Eventualmente e localizadamente, pode ser necessária a decretação de toque-de-recolher noturno. Viagens também devem ser restritas. A convivência em ambientes sem ventilação deve ser evitada. Enfatizamos que toda medida deve ser adaptada às realidades locais, de modo que possa haver soluções com mais ou com menos restrições.

Devemos lembrar também que ações como as mencionadas acima devem vir acompanhadas de uma estratégia de reabertura segura, envolvendo testagem e rastreio de contatos, que utilize os recursos das equipes de saúde da família, que permitiriam ampla capilaridade das ações. Ademais, consideramos fundamental que exista transparência dos governos, tanto em relação aos critérios para as medidas de controle da pandemia, assim como em relação ao acesso aos dados epidemiológicos de casos e óbitos.
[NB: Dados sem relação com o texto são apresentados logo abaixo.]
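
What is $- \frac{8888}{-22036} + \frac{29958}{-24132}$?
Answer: $- \frac{18569553}{22157198} \approx -0.83808$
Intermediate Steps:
$- \frac{8888}{-22036} + \frac{29958}{-24132} = \left(-8888\right) \left(- \frac{1}{22036}\right) + 29958 \left(- \frac{1}{24132}\right) = \frac{2222}{5509} - \frac{4993}{4022} = - \frac{18569553}{22157198}$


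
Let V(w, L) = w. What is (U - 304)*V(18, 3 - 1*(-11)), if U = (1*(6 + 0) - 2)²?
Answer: -5184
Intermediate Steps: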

Aliado a essas medidas urgentes e necessárias para conter o aumento de casos e de mortes, seria fundamental que o governo federal mantivesse o auxílio emergencial, como medida humanitária, de apoio concreto às pessoas com menores condições de se proteger.

No entanto, ainda há muitos esforços pela frente – a maior parte das vacinas encontram-se ainda na sua fase de testes, não há previsão de quando haverá vacinas em número suficiente para proteger toda a população. Dadas as várias etapas previstas de campanhas de vacinação, o processo de imunização pode durar até meados de 2022. É fundamental que iniciemos a vacinação em um cenário de redução de casos e óbitos. Precisamos levar em conta que o sistema de saúde que vai coordenar as ações de imunização é o mesmo que cuida de casos de doença. Além disso, apesar de ótimas taxas de eficácia das vacinas que estão começando a ser usadas na população em outros países, ainda não se sabe sobre qual é a duração da proteção conferida pelas vacinas.Desse modo, até que uma parcela grande da população esteja imunizada, precisamos manter o distanciamento físico e o uso de máscaras, para evitar novas infecções.

A epidemia de Covid-19 no Brasil já leva mais de nove meses. Ao longo deste tempo o temor inicial do desconhecido e as incertezas sobre a gravidade da doença, assim como a percepção de se encontrar sob risco de contrair a infecção foram se dissipando. É compreensível o cansaço que a situação produz. Ao se aproximarem as festas de fim de ano, o desejo de muitos é se confraternizar e voltar a se encontrar presencialmente com amigos e familiares. Queremos ficar mais perto das pessoas queridas, depois de um ano duro com tantas dores, restrições e incertezas. No entanto, precisamos nos perguntar: estamos seguros? Temos o direito de provocar mais adoecimento e mortes quando podemos ajudar a salvar vidas?

A necessidade de manter por mais algum tempo, agora com horizontes mais tangíveis, restrições como as descritas acima vem da inexorável lógica de combate ao vírus enquanto não tivermos a população vacinada. Nossa posição no Observatório Covid-19 BR é que somar forças para controlar a pandemia é absolutamente necessário. É necessário porque a nossa prioridade é preservar vidas. Acreditamos que este grande esforço precisa ser vivido coletivamente, de forma solidária. Fiquemos em casa nesta época que se aproxima. Podemos estabelecer um novo calendário para nossas festas. Fazendo isso teremos reencontros seguros e felizes em breve, e cada um de nós poderá dizer, às gerações futuras, que fez sua parte na luta contra esta epidemia que tanto nos ameaça.